Iron ore sharp recovery helps Fortescue nearly quadruple profit
Australian iron ore producer Fortescue Metals Group (ASX:FMG) became the latest miner to inject good news into the industry by posting Wednesday a major increase in profit for the six months to December on the back of climbing iron ore prices and reduced costs.
The world's fourth largest miner of the steelmaking ingredient logged a net profit of $1.2 billion in the first-half of its financial year, almost quadrupling the $319 million it posted a year earlier, on a 34% jump in sales to $4.5bn.
The world's fourth largest miner of the steelmaking ingredient has benefitted from declining costs and a prices surge due to booming demand from China.

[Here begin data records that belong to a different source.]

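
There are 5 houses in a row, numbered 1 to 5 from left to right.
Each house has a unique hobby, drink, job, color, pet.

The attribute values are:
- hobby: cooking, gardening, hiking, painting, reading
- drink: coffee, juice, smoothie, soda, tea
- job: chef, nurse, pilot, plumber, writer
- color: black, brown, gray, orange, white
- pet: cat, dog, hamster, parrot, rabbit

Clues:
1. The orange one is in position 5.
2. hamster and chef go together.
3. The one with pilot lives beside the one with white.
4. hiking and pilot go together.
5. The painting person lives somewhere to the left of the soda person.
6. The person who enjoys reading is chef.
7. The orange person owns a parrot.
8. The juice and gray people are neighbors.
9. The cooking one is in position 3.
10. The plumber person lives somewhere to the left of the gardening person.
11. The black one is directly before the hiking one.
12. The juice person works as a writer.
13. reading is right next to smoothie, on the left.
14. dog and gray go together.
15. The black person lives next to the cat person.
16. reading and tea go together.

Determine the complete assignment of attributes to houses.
Solution:

House | Hobby | Drink | Job | Color | Pet
-----------------------------------------
  1   | reading | tea | chef | black | hamster
  2   | hiking | smoothie | pilot | brown | cat
  3   | cooking | juice | writer | white | rabbit
  4   | painting | coffee | plumber | gray | dog
  5   | gardening | soda | nurse | orange | parrot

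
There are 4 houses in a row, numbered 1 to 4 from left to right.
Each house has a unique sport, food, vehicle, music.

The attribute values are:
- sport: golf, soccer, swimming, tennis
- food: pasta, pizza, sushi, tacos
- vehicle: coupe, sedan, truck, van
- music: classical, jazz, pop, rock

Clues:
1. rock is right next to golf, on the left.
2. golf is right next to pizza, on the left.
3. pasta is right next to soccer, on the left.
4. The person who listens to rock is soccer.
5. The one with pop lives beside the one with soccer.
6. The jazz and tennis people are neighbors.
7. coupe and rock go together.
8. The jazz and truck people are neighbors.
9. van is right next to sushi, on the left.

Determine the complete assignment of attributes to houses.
Solution:

House | Sport | Food | Vehicle | Music
--------------------------------------
  1   | swimming | pasta | van | pop
  2   | soccer | sushi | coupe | rock
  3   | golf | tacos | sedan | jazz
  4   | tennis | pizza | truck | classical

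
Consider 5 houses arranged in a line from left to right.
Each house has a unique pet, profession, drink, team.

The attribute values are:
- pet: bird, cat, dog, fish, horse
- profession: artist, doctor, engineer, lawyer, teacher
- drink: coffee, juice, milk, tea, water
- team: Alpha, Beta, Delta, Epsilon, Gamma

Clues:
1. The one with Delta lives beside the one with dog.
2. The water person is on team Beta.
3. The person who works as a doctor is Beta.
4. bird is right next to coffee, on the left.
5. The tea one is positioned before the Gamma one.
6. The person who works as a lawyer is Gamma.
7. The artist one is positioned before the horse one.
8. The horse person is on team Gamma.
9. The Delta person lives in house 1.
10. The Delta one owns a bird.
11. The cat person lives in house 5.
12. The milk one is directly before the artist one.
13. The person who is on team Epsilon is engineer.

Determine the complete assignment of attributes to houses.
Solution:

House | Pet | Profession | Drink | Team
---------------------------------------
  1   | bird | teacher | milk | Delta
  2   | dog | artist | coffee | Alpha
  3   | fish | engineer | tea | Epsilon
  4   | horse | lawyer | juice | Gamma
  5   | cat | doctor | water | Beta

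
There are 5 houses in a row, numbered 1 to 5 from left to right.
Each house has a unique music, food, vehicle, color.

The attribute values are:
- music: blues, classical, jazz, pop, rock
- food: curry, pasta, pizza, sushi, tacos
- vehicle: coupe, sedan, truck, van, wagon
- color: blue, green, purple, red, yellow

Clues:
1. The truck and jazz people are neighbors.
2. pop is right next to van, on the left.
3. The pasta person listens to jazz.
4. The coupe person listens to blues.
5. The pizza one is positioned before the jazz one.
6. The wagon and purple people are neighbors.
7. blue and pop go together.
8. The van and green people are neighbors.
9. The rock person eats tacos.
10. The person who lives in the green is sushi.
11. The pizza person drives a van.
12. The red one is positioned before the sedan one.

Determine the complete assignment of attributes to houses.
Solution:

House | Music | Food | Vehicle | Color
--------------------------------------
  1   | pop | curry | wagon | blue
  2   | classical | pizza | van | purple
  3   | blues | sushi | coupe | green
  4   | rock | tacos | truck | red
  5   | jazz | pasta | sedan | yellow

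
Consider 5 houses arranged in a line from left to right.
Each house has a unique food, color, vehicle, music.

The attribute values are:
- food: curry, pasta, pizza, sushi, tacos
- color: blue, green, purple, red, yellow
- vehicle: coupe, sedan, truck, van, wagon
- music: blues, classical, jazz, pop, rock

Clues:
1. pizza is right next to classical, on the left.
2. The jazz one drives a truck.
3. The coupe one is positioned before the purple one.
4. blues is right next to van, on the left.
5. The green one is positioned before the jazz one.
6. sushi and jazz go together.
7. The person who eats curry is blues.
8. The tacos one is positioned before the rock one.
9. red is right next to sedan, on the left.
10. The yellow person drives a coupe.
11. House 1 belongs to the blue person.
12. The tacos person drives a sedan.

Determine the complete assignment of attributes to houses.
Solution:

House | Food | Color | Vehicle | Music
--------------------------------------
  1   | curry | blue | wagon | blues
  2   | pizza | red | van | pop
  3   | tacos | green | sedan | classical
  4   | pasta | yellow | coupe | rock
  5   | sushi | purple | truck | jazz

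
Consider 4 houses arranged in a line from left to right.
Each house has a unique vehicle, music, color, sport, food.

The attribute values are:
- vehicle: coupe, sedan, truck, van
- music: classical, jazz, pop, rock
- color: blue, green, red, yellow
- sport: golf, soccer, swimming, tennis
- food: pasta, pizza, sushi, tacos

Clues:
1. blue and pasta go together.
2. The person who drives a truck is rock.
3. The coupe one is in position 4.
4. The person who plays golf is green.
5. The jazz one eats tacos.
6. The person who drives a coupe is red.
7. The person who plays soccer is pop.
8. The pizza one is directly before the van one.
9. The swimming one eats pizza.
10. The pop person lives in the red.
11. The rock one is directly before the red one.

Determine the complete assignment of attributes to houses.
Solution:

House | Vehicle | Music | Color | Sport | Food
----------------------------------------------
  1   | sedan | classical | yellow | swimming | pizza
  2   | van | jazz | green | golf | tacos
  3   | truck | rock | blue | tennis | pasta
  4   | coupe | pop | red | soccer | sushi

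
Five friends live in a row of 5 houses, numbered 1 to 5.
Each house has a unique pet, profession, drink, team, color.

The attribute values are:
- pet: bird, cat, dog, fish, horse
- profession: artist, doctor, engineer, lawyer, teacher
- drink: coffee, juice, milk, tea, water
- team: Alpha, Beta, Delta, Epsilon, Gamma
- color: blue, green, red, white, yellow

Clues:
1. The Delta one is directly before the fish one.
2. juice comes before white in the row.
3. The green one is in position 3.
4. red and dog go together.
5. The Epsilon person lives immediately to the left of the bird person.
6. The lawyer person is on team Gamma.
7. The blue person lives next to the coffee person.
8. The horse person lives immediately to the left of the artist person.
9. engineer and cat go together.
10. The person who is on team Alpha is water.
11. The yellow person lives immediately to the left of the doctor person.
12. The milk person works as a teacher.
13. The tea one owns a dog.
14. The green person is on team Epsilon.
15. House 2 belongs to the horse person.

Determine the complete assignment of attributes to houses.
Solution:

House | Pet | Profession | Drink | Team | Color
-----------------------------------------------
  1   | cat | engineer | water | Alpha | yellow
  2   | horse | doctor | juice | Delta | blue
  3   | fish | artist | coffee | Epsilon | green
  4   | bird | teacher | milk | Beta | white
  5   | dog | lawyer | tea | Gamma | red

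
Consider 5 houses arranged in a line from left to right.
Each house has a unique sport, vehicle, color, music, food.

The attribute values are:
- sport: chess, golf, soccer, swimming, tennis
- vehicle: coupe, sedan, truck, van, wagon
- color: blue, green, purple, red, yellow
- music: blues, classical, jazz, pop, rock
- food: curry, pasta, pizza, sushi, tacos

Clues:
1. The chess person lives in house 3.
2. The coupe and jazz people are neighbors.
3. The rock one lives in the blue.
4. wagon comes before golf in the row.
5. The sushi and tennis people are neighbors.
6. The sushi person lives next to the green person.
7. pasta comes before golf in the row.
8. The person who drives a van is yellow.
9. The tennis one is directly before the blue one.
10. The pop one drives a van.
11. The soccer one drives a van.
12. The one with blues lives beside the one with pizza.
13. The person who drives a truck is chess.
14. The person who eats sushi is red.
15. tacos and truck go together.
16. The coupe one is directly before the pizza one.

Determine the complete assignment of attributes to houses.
Solution:

House | Sport | Vehicle | Color | Music | Food
----------------------------------------------
  1   | swimming | coupe | red | blues | sushi
  2   | tennis | wagon | green | jazz | pizza
  3   | chess | truck | blue | rock | tacos
  4   | soccer | van | yellow | pop | pasta
  5   | golf | sedan | purple | classical | curry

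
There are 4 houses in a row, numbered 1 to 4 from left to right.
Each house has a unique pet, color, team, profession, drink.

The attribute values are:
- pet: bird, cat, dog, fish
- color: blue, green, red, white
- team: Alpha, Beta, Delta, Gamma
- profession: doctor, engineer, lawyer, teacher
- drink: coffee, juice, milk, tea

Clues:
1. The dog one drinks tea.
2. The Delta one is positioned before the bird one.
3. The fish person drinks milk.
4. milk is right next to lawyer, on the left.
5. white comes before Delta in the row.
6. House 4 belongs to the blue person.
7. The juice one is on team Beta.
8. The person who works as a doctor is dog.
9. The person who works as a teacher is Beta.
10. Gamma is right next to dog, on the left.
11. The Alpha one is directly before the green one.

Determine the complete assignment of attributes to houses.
Solution:

House | Pet | Color | Team | Profession | Drink
-----------------------------------------------
  1   | fish | white | Alpha | engineer | milk
  2   | cat | green | Gamma | lawyer | coffee
  3   | dog | red | Delta | doctor | tea
  4   | bird | blue | Beta | teacher | juice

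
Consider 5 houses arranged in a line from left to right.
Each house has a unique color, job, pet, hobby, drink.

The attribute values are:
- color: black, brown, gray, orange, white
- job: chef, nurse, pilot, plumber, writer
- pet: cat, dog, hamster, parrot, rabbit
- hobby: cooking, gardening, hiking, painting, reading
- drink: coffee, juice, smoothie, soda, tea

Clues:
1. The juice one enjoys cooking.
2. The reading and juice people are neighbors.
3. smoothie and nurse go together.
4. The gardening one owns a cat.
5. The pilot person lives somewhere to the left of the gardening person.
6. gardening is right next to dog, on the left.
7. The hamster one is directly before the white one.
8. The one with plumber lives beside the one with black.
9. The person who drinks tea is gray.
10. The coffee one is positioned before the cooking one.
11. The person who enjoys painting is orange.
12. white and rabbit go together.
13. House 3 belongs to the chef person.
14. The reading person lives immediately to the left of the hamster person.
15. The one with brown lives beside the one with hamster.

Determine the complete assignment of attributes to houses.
Solution:

House | Color | Job | Pet | Hobby | Drink
-----------------------------------------
  1   | brown | plumber | parrot | reading | coffee
  2   | black | pilot | hamster | cooking | juice
  3   | white | chef | rabbit | hiking | soda
  4   | gray | writer | cat | gardening | tea
  5   | orange | nurse | dog | painting | smoothie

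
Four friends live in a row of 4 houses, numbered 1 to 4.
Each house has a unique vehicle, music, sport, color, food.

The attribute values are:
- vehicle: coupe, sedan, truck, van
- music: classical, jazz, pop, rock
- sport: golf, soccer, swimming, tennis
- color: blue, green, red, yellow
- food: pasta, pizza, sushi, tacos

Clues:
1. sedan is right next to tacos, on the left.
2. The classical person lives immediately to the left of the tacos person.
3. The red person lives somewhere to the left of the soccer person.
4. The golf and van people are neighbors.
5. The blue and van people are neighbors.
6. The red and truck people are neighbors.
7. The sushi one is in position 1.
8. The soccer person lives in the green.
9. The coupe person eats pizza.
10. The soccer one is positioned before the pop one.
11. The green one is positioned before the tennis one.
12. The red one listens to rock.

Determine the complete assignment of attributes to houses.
Solution:

House | Vehicle | Music | Sport | Color | Food
----------------------------------------------
  1   | sedan | classical | golf | blue | sushi
  2   | van | rock | swimming | red | tacos
  3   | truck | jazz | soccer | green | pasta
  4   | coupe | pop | tennis | yellow | pizza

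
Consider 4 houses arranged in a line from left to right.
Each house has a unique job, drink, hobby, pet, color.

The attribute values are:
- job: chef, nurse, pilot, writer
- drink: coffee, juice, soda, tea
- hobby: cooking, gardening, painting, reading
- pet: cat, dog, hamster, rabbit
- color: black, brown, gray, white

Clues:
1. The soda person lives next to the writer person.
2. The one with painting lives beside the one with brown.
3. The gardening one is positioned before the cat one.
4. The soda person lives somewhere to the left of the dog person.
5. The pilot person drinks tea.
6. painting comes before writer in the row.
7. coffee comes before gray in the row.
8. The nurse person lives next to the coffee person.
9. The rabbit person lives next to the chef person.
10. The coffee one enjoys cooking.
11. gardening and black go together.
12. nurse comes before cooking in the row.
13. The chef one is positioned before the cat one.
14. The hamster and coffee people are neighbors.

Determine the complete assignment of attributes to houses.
Solution:

House | Job | Drink | Hobby | Pet | Color
-----------------------------------------
  1   | nurse | soda | painting | hamster | white
  2   | writer | coffee | cooking | rabbit | brown
  3   | chef | juice | gardening | dog | black
  4   | pilot | tea | reading | cat | gray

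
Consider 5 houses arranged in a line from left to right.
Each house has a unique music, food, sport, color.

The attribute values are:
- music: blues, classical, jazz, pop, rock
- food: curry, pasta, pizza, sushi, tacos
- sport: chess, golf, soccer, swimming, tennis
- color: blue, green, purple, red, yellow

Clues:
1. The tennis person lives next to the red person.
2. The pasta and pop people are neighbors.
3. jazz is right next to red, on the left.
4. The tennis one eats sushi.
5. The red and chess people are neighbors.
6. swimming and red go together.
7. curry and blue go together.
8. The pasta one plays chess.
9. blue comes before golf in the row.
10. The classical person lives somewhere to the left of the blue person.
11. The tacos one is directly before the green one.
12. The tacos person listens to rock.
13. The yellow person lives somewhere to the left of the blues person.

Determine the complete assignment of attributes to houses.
Solution:

House | Music | Food | Sport | Color
------------------------------------
  1   | jazz | sushi | tennis | yellow
  2   | rock | tacos | swimming | red
  3   | classical | pasta | chess | green
  4   | pop | curry | soccer | blue
  5   | blues | pizza | golf | purple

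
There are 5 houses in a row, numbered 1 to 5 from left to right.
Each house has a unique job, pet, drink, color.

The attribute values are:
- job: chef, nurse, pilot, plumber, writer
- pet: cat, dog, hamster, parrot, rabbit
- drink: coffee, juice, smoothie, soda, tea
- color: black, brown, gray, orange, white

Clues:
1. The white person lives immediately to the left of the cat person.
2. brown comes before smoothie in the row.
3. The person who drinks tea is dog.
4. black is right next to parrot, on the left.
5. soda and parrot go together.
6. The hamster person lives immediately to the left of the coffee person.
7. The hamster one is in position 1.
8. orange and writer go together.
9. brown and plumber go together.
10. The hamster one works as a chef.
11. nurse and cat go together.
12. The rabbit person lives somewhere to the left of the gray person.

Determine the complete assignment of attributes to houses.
Solution:

House | Job | Pet | Drink | Color
---------------------------------
  1   | chef | hamster | juice | white
  2   | nurse | cat | coffee | black
  3   | plumber | parrot | soda | brown
  4   | writer | rabbit | smoothie | orange
  5   | pilot | dog | tea | gray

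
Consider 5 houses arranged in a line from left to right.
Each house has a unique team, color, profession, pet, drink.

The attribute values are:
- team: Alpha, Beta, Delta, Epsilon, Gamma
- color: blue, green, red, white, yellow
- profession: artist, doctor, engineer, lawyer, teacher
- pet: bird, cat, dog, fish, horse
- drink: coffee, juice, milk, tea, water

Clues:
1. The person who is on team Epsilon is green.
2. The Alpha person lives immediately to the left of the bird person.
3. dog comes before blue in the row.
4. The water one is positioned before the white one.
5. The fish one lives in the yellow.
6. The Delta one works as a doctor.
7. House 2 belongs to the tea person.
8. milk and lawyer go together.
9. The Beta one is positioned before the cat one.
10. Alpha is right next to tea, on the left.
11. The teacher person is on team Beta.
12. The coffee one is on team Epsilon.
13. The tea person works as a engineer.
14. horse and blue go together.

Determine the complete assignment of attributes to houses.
Solution:

House | Team | Color | Profession | Pet | Drink
-----------------------------------------------
  1   | Alpha | yellow | lawyer | fish | milk
  2   | Gamma | red | engineer | bird | tea
  3   | Epsilon | green | artist | dog | coffee
  4   | Beta | blue | teacher | horse | water
  5   | Delta | white | doctor | cat | juice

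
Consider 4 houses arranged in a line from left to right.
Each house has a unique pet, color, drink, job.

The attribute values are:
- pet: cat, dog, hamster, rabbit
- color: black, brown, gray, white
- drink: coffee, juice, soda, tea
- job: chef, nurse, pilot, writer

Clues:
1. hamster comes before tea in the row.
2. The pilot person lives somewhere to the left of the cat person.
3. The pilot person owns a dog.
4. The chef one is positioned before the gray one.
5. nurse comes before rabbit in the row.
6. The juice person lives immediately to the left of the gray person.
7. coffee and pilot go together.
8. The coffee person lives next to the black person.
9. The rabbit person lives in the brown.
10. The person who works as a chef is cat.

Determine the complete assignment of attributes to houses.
Solution:

House | Pet | Color | Drink | Job
---------------------------------
  1   | dog | white | coffee | pilot
  2   | cat | black | juice | chef
  3   | hamster | gray | soda | nurse
  4   | rabbit | brown | tea | writer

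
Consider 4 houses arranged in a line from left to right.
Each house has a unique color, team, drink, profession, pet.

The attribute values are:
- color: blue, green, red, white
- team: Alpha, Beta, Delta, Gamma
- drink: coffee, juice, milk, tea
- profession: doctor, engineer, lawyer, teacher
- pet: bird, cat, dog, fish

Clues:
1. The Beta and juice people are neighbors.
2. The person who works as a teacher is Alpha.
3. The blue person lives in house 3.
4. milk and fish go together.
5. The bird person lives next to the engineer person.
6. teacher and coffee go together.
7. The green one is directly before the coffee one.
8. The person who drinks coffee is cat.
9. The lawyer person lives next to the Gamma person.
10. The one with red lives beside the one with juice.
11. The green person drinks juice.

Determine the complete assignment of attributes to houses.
Solution:

House | Color | Team | Drink | Profession | Pet
-----------------------------------------------
  1   | red | Beta | tea | lawyer | bird
  2   | green | Gamma | juice | engineer | dog
  3   | blue | Alpha | coffee | teacher | cat
  4   | white | Delta | milk | doctor | fish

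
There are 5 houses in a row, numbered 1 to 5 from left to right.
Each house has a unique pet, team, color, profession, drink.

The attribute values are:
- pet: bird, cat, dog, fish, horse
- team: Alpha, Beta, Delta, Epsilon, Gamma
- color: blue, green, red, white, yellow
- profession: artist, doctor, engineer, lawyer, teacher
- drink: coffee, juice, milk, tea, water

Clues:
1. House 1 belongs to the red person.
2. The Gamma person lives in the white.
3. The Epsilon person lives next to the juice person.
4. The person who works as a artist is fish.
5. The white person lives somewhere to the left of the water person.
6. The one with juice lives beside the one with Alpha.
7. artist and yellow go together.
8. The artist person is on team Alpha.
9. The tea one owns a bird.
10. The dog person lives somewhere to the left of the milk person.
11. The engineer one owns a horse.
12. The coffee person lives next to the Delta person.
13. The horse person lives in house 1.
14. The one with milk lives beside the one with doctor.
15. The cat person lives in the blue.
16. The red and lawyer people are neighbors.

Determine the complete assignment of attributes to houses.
Solution:

House | Pet | Team | Color | Profession | Drink
-----------------------------------------------
  1   | horse | Epsilon | red | engineer | coffee
  2   | dog | Delta | green | lawyer | juice
  3   | fish | Alpha | yellow | artist | milk
  4   | bird | Gamma | white | doctor | tea
  5   | cat | Beta | blue | teacher | water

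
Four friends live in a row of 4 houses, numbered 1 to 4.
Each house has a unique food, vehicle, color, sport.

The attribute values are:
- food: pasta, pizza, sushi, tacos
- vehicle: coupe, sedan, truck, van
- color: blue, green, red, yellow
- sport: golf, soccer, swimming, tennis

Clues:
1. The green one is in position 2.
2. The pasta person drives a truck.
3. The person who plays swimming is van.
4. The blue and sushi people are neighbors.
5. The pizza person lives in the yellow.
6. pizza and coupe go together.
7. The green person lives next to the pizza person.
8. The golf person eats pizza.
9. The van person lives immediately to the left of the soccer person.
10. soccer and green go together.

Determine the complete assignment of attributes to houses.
Solution:

House | Food | Vehicle | Color | Sport
--------------------------------------
  1   | tacos | van | blue | swimming
  2   | sushi | sedan | green | soccer
  3   | pizza | coupe | yellow | golf
  4   | pasta | truck | red | tennis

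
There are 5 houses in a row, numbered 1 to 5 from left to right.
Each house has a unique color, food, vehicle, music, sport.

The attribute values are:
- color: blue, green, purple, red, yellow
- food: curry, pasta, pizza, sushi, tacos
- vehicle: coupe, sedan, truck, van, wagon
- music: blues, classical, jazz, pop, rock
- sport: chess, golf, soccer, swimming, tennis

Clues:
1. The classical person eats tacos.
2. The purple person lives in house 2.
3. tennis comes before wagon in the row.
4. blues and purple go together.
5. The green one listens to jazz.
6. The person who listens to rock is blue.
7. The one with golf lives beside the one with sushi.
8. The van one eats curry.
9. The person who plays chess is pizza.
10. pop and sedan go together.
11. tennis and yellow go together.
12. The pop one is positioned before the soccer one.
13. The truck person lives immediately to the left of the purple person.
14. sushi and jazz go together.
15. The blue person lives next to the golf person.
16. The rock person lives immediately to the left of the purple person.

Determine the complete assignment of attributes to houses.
Solution:

House | Color | Food | Vehicle | Music | Sport
----------------------------------------------
  1   | blue | pizza | truck | rock | chess
  2   | purple | curry | van | blues | golf
  3   | green | sushi | coupe | jazz | swimming
  4   | yellow | pasta | sedan | pop | tennis
  5   | red | tacos | wagon | classical | soccer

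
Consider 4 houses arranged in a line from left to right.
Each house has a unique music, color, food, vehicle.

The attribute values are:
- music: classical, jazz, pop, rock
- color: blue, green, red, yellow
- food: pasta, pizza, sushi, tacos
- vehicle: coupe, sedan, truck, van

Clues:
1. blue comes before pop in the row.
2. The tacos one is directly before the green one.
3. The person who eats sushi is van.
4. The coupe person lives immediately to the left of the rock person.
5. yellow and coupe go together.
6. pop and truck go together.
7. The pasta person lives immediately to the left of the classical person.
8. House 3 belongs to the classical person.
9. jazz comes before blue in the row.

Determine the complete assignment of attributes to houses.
Solution:

House | Music | Color | Food | Vehicle
--------------------------------------
  1   | jazz | yellow | tacos | coupe
  2   | rock | green | pasta | sedan
  3   | classical | blue | sushi | van
  4   | pop | red | pizza | truck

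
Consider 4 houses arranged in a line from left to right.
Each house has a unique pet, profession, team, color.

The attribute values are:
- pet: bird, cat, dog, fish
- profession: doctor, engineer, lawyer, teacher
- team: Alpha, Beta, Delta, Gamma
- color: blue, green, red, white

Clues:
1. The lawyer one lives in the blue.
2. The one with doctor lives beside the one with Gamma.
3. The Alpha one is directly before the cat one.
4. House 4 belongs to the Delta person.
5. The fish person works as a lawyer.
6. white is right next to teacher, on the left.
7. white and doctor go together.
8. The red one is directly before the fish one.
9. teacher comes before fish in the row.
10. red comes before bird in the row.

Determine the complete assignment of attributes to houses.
Solution:

House | Pet | Profession | Team | Color
---------------------------------------
  1   | dog | doctor | Alpha | white
  2   | cat | teacher | Gamma | red
  3   | fish | lawyer | Beta | blue
  4   | bird | engineer | Delta | green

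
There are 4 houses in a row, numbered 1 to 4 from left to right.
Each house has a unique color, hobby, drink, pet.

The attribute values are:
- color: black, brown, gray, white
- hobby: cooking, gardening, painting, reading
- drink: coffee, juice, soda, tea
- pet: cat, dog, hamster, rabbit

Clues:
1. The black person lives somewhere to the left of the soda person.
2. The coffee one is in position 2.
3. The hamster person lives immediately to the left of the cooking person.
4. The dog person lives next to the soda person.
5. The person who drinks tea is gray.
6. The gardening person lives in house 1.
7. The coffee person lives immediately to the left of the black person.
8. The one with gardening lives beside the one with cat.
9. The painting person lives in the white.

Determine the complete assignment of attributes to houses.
Solution:

House | Color | Hobby | Drink | Pet
-----------------------------------
  1   | gray | gardening | tea | hamster
  2   | brown | cooking | coffee | cat
  3   | black | reading | juice | dog
  4   | white | painting | soda | rabbit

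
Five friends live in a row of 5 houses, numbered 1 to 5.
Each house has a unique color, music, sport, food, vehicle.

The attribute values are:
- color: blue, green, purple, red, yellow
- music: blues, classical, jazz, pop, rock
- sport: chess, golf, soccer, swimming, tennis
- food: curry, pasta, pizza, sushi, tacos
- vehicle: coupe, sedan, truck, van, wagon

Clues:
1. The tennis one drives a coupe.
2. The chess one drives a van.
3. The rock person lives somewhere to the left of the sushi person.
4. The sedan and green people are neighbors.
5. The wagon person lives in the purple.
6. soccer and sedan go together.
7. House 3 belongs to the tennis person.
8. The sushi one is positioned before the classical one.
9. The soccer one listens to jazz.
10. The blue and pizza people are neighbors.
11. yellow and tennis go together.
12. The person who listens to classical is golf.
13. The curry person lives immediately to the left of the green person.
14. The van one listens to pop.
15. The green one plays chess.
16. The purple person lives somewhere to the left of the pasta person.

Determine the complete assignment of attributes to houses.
Solution:

House | Color | Music | Sport | Food | Vehicle
----------------------------------------------
  1   | blue | jazz | soccer | curry | sedan
  2   | green | pop | chess | pizza | van
  3   | yellow | rock | tennis | tacos | coupe
  4   | purple | blues | swimming | sushi | wagon
  5   | red | classical | golf | pasta | truck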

As a result, the Perth-based firm is paying an interim dividend of 20 Australian cents for the period, up from 3 Australian cents a year ago.
After a 85% rise in 2016, iron ore prices have improved by over 16% so far this year and the commodity has more than doubled in value since hitting near-decade lows at the end of 2015.
While iron ore prices were trading at multi-year lows, Fortescue worked on aligning its cost structure with larger rivals BHP Billiton, Rio Tinto and Vale, using the additional cash flow from the price rally to pay up debt faster than planned.
"Our successful operational performance, combined with positive market conditions produced strong cash flows facilitating further debt repayments of US$1.7 billion," chief executive Nev Power said in the statement.
"Capital management remains our key priority and we will continue to repay debt, invest in the long term sustainability of our business and deliver returns to shareholders," he noted.
But Fortescue is cautiously optimistic about the future, expecting prices to soon ease back from the current price of $94.30 a tonne as of Wednesday, according to data from the Metal Bulletin.
Shares in Fortescue closed down 2.7% at A$6.98 on Wednesday in Sydney, but are up almost 19% this year and about 400% since January 2016, when the stock hit a low of A$1.39.